6

I'm trying to join two Dataframes with the help of categorical features and the lazy API. I tried to do it the way it was decribed in the user guide(https://pola-rs.github.io/polars-book/user-guide/performance/strings.html)

count = admin_df.groupby(['admin','EVENT_DATE']).pivot(pivot_column='FIVE_TYPE',values_column='count').first().lazy()
fatalities = admin_df.groupby(['admin','EVENT_DATE']).pivot(pivot_column='FIVE_TYPE',values_column='FATALITIES').first().lazy()
fatalities = fatalities.with_column(pl.col("admin").cast(pl.Categorical))
count = count.with_column(pl.col("admin").cast(pl.Categorical))
admin_df = fatalities.join(count,on=['admin','EVENT_DATE']).collect()

but i get the following Error:

    Traceback (most recent call last):
  File "country_level.py", line 33, in <module>
    country_level('/c/Users/Sebastian/feast/fluent_sunfish/data/ACLED_geocoded.parquet')
  File "country_level.py", line 10, in country_level
    country_df=aggregate_by_date(df)
  File "country_level.py", line 29, in aggregate_by_date
    admin_df = fatalities.join(count,on=['admin','EVENT_DATE']).collect()
  File "/home/sebastian/.local/lib/python3.8/site-packages/polars/internals/lazy_frame.py", line 293, in collect
    return pli.wrap_df(ldf.collect())
RuntimeError: Any(ValueError("joins on categorical dtypes can only happen if they are created under the same global string cache"))

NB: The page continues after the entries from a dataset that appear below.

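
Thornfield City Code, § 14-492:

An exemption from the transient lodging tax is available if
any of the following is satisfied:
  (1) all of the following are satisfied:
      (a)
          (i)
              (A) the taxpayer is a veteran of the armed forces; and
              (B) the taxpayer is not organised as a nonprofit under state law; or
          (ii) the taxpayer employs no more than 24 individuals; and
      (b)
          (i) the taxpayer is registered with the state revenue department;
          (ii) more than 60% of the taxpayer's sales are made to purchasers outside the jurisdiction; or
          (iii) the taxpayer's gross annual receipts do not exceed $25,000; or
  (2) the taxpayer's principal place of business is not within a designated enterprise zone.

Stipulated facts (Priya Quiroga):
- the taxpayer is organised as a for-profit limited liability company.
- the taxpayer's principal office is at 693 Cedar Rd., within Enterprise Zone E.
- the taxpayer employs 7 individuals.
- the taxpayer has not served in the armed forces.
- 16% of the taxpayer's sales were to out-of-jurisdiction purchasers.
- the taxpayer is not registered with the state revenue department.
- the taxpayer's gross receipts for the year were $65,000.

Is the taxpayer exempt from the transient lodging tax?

(A) veteran — fails.
(B) not (nonprofit) — holds.
So (i) is not satisfied (F AND T).
(ii) ≤ 24 employees — met.
(a) = F OR T = true.
(i) state-registered — fails.
(ii) >60% out-of-jur. sales — not met.
(iii) receipts ≤ $25,000 — not met.
(b): F OR F OR F → false.
So (1) is not satisfied (T AND F).
(2) not (in enterprise zone) — not met.
Overall: F OR F → false.

No — not exempt.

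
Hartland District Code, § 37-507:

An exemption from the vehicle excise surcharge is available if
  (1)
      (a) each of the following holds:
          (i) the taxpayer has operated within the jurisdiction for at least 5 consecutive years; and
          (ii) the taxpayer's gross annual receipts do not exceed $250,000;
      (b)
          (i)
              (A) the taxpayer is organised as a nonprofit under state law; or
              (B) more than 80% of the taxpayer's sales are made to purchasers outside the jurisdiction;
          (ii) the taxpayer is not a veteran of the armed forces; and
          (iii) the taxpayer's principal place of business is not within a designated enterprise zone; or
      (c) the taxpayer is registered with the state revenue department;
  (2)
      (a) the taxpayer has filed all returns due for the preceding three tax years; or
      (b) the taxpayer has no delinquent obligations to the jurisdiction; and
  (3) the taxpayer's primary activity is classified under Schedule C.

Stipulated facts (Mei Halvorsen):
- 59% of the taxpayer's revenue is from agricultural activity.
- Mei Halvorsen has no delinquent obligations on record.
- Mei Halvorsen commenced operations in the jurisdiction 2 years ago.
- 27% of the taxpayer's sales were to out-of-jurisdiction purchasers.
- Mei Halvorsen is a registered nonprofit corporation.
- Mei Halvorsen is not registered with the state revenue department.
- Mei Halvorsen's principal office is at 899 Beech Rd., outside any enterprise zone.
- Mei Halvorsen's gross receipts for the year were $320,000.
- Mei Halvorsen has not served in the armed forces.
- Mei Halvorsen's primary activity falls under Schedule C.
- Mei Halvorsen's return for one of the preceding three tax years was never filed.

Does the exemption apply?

Yes — exempt.

(i) ≥ 5 yrs in jurisdiction — fails.
(ii) receipts ≤ $250,000 — fails.
So (a) is not satisfied (F AND F).
(A) nonprofit — met.
(B) >80% out-of-jur. sales — fails.
(i): T OR F → true.
(ii) not (veteran) — met.
(iii) not (in enterprise zone) — satisfied.
(b): T AND T AND T → true.
(c) state-registered — not satisfied.
(1) = F OR T OR F = true.
(a) returns current — not satisfied.
(b) no delinquency — met.
So (2) is satisfied (F OR T).
(3) Schedule C activity — satisfied.
Overall: T AND T AND T → true.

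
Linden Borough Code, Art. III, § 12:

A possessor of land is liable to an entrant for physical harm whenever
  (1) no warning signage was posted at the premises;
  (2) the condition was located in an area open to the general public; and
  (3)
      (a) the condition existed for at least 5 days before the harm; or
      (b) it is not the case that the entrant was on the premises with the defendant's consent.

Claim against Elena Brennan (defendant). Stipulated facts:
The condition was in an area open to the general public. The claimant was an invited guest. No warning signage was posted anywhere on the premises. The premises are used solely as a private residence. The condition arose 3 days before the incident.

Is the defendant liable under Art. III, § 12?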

with the usage of with pl.StringCache(): everything works fine, altough the user guide says it isn't needed if you use the lazy API, do i missing something or is this a bug?

seb2704
  • 390
  • 1
  • 5
  • 17
  • I was able to reproduce this using the example code you referred (including a `.collect()`, which is not in the example but is needed to trigger the error), and definitely seems like a bug. I have filed a report at https://github.com/pola-rs/polars/issues/1993 I would suggest to use the `with pl.StringCache()` for the time being. – jvz Dec 05 '21 at 15:30

1 Answers1

6

The user guide is incorrect. You need to set a global string cache.

You can set a global string cache with pl.StringCache(): or with pl.Config.set_global_string_cache.


import polars as pl
pl.Config.set_global_string_cache()

lf1 = pl.DataFrame({
    "a": ["foo", "bar", "ham"], 
    "b": [1, 2, 3]
}).lazy()
lf2 = pl.DataFrame({
    "a": ["foo", "spam", "eggs"], 
    "c": [3, 2, 2]
}).lazy()

lf1 = lf1.with_column(pl.col("a").cast(pl.Categorical))
lf2 = lf2.with_column(pl.col("a").cast(pl.Categorical))

lf1.join(df2, on="a", how="inner").collect()

Outputs:

shape: (1, 3)
┌───────┬─────┬─────┐
│ a     ┆ b   ┆ c   │
│ ---   ┆ --- ┆ --- │
│ cat   ┆ i64 ┆ i64 │
╞═══════╪═════╪═════╡
│ "foo" ┆ 1   ┆ 3   │
└───────┴─────┴─────┘

ritchie46
  • 10,405
  • 1
  • 24
  • 43